C’est en effet à ce se demander d’où sort cet illustre inconnu. La réponse est : d’une bonne vieille famille aristocratique bien réactionnaire.

Maurice René Luc, vicomte de Sapinaud de Boishuguet, est né à Savennières (Maine-et-Loire et pays de vignobles) le 7 juin 1837. Il est décédé en juillet 1921 à Angers, ma mère avait deux mois et j’ai beau insister, elle persiste à dire qu’elle était trop jeune pour se rappeler ce triste événement qui aurait pourtant dû marquer les Guémenois jeunes et vieux.

Il est le fils de son père Ernest, Chevalier de Malte, et le troisième enfant d’une fratrie de quatre. Notons au passage que son frère puîné, Joseph, épousera vers 1875 Bertille de Bruc de Montplaisir, de la famille ci-devant régnante de Guémené.

Papa Ernest, né vers 1802, était le fils sixième et dernier enfant de Jean René Prosper Félicité, Vicomte de Sapinaud etc…Celui-ci était officier du Roi (Louis XVI) et émigra en 1791 pour combattre la Révolution dans ce qu’on appela l’Armée des Princes. Il participa à l’expédition de Quiberon, un débarquement qui eut quelques retentissements dans la région. Bref un vieux de la vieille.

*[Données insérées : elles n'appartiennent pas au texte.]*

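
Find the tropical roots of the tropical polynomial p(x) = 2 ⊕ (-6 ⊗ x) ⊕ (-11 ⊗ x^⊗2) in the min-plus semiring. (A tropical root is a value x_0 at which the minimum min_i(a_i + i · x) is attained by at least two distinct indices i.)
Roots: {5, 8}

Each tropical root is a break point of the lower envelope of the lines y = a_i + i · x (there are 3 lines, with slopes 0, 1, ..., 2). Only the lines that attain the minimum somewhere contribute to roots; other lines are dominated. Here the surviving (envelope) indices are i = 2, i = 1, i = 0.
Intersections between consecutive envelope lines give the roots: for adjacent envelope indices i < j the intersection is x = (a_i − a_j) / (j − i). Reading off the sorted break points: {5, 8}.
Verification: at each break x_0, at least two indices attain the minimum of min_i(a_i + i · x_0).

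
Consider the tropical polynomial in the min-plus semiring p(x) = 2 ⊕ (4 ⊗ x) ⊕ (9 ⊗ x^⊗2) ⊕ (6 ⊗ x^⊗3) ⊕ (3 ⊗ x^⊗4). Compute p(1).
p(1) = 2

A tropical monomial a ⊗ x^⊗i evaluates to a + i · x. Evaluating each term at x = 1:
  Term 0 contributes 2 + 0 · 1 = 2
  Term 1 contributes 4 + 1 · 1 = 5
  Term 2 contributes 9 + 2 · 1 = 11
  Term 3 contributes 6 + 3 · 1 = 9
  Term 4 contributes 3 + 4 · 1 = 7
p(1) = ⊕ of these = min[2, 5, 11, 9, 7] = 2.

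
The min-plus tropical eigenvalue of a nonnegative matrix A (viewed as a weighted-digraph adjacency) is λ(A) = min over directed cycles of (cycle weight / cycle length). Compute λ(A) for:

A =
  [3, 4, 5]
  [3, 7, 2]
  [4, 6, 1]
λ(A) = 1

Enumerate directed cycles and compute their means (weight / length). Sample:
  cycle 0 → 0: weight = 3, length = 1, mean = 3/1 ≈ 3.000
  cycle 1 → 1: weight = 7, length = 1, mean = 7/1 ≈ 7.000
  cycle 2 → 2: weight = 1, length = 1, mean = 1/1 ≈ 1.000
  cycle 0 → 1 → 0: weight = 7, length = 2, mean = 7/2 ≈ 3.500
  cycle 0 → 2 → 0: weight = 9, length = 2, mean = 9/2 ≈ 4.500
  cycle 1 → 0 → 1: weight = 7, length = 2, mean = 7/2 ≈ 3.500
Minimum mean = 1.000, attained e.g. along the cycle 2 → 2 with weight 1 and length 1. So λ(A) = 1/1 = 1.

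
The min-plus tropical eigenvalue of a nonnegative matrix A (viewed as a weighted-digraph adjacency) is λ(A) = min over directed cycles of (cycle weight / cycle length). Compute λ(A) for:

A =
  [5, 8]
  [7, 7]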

Notre ami Maurice Luc, pas inquiet, avait épousé une aristocrate parisienne déjà deux fois veuve. Le couple fut sans postérité (dans tous les sens du terme, d’ailleurs).

Comme on le constate, les liens affectifs avec Guémené du Sieur de Sapinaud semblent assez ténus. La possession de terres dans le secteur est l’explication la plus plausible.


Le Vicomte fait le zouave

L’essentiel de la geste du Vicomte Maurice est ailleurs.

En effet, âgé d’un peu plus de vingt ans, il s’engage dans la légion des volontaires catholiques plutôt royalistes, souvent originaires de Bretagne ou des actuels Pays-de-Loire, qui va défendre les Etats du Pape, menacés par le processus de l’Unité italienne. Ainsi devenu Zouave Pontifical et ayant belle allure (cf. photo ci-dessous), il fait la campagne d'Italie et participe notamment au combat de Castelfidardo où Sa Sainteté s’est prise, à la fin de l’été 1860, une déculottée mémorable (une décalottée, même). Une anecdote qui en dit long sur le type de recrutement de cette légion de volontaires calotins : un général italien consultant la liste des victimes de cette bataille décisive aurait ironisé : « L'on dirait une liste d'invités à un bal de Louis XIV ! ... ».



Recommandation

Il semble nécessaire de marquer quand même la trace de cet ancien édile.

L’usage évidemment c’est de dédier un lieu public : une avenue, un boulevard, une place, ne serait-ce qu’une rue, voire une impasse ou un square.

Mais compte tenu, d’une part, de la modicité de son attachement et de sa contribution politique à Guémené et, d’autre part, de l’orientation apparente de ses convictions, une plaque sur un prie-dieu semblerait plus adaptée.